For almost 30 years, it has been legal practice for people to be given some sort of financial dowry for emotional concepts such as "loss of companionship" and "emotional distress" when their human companions have been killed. But in the eyes of the court, pets have never held the same value.
"There has always been a way to value human life through the jury," says Geordie Duckler, the attorney representing Brock. "I don't see the difference between human and animal value." This past June, an Oregon judge agreed and allowed the novel concept to stand. For the first time in the nation, a case recognizing the emotional value between owner and pet is going to trial.
Slowly, the concept of animal torts is gaining legal footing. Last May, Tennessee passed the legislation to provide for non-economic damage. In Oregon, The Animal Legal Defense Fund proposed a similar bill (SB 166), but it failed.

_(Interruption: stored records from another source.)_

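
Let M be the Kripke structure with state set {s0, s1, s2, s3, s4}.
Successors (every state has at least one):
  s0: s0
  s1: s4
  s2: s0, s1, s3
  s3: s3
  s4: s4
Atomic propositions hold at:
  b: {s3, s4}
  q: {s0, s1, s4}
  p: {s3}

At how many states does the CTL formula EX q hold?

Sat(EX q) = {s : some successor in {s0, s1, s4}} = {s0, s1, s2, s4}
|Sat(EX q)| = |{s0, s1, s2, s4}| = 4.

4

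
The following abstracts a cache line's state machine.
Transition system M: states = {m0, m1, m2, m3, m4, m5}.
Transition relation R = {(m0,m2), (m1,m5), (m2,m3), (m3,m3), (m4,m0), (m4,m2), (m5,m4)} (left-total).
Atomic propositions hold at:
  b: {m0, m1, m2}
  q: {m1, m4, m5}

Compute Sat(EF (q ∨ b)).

{m0, m1, m2, m4, m5}

Sat(q ∨ b) = {m0, m1, m2, m4, m5}
EF (q ∨ b): least fixpoint, start Z0 = {m0, m1, m2, m4, m5}, add states with some successor in Z. Already a fixed point.
Sat(EF (q ∨ b)) = {m0, m1, m2, m4, m5}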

Even so, Duckler, who testified on behalf of the bill, believes that Oregon can become a leader for animal torts and is optimistic about future changes to the law here. "The community, public, and even the judges are very sympathetic to animal owners because many of them can understand the bond that develops between an animal and its owner from their own experiences as pet owners," he says.
On Friday and Saturday, Northwestern School of Law at Lewis and Clark will host its annual Animal Law Conference. Lectures will include information about compensation for killed pets as well as a variety of topics from humane slaughter to the animal rights movement.